Die Diakonie Sachsen sieht die Einigung von SPD und Union zur Reform des Bürgergeldes kritisch. Maßnahmen wie gezielte Förderung und frühzeitige Beratung sind wichtige Fortschritte, greifen aber zu kurz, solange restriktive Sanktionen im Vordergrund stehen. Diese treffen nicht nur Einzelpersonen, sondern könnten auch ganze Bedarfsgemeinschaften belasten. Kinder oder Partner, die keine Pflichtverletzungen begangen haben, müssten dabei geschützt werden. „Was in Berlin entschieden wird, spüren die Menschen in Sachsen unmittelbar“, sagt Dietrich Bauer, Vorstandsvorsitzender der Diakonie Sachsen. „In Regionen mit hoher Armutsquote, niedrigen Löhnen und unsicheren Beschäftigungsverhältnissen droht die geplante Reform, das Vertrauen in den Sozialstaat weiter zu untergraben.“
In Sachsen gab es im September 2025 rund 148.000 arbeitslose Menschen. Viele sind langzeitarbeitslos, alleinerziehend, pflegend oder gesundheitlich eingeschränkt und benötigen individuelle Unterstützung.
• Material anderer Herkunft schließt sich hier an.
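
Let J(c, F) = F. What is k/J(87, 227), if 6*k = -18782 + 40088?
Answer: 3551/227 ≈ 15.643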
Individuelle Förderung und wohlwollender Druck statt Sanktionsandrohung
Marko Hietzke, Referent für Arbeitsförderung bei der Diakonie Sachsen, verweist auf die Erfolge sozialer Arbeitsmarktprojekte: „Langfristige, individuell angepasste Maßnahmen zeigen, dass Menschen mit komplexen Lebenslagen schrittweise und erfolgreich in Arbeit integriert werden können. Zusätzliche Sanktionen lösen keine Probleme.“ Ganz ohne Druck geht es jedoch nicht. In einer im Juli 2025 veröffentlichten Arbeitsmarktstudie „Arbeit lohnt sich immer“ wird von wohlwollendem Druck gesprochen. Der Übergang in den ersten Arbeitsmarkt muss im Rahmen individueller Fallarbeit aktiv angegangen und sensibel begleitet werden. „Wer Menschen zu stark unter Druck setzt, gefährdet ihren ohnehin fragilen Alltag und die Strukturen, die sie stützen.“
Bewährte Qualifizierungsprojekte, Sozialkaufhäuser oder Tafeln sind nicht nur Orte der Beschäftigung, sondern Teil der sozialen Daseinsvorsorge. „Diese Projekte brauchen eine verlässliche Finanzierung, damit sie beim Wiedereinstieg in den Arbeitsmarkt nachhaltig helfen können“, so Hietzke.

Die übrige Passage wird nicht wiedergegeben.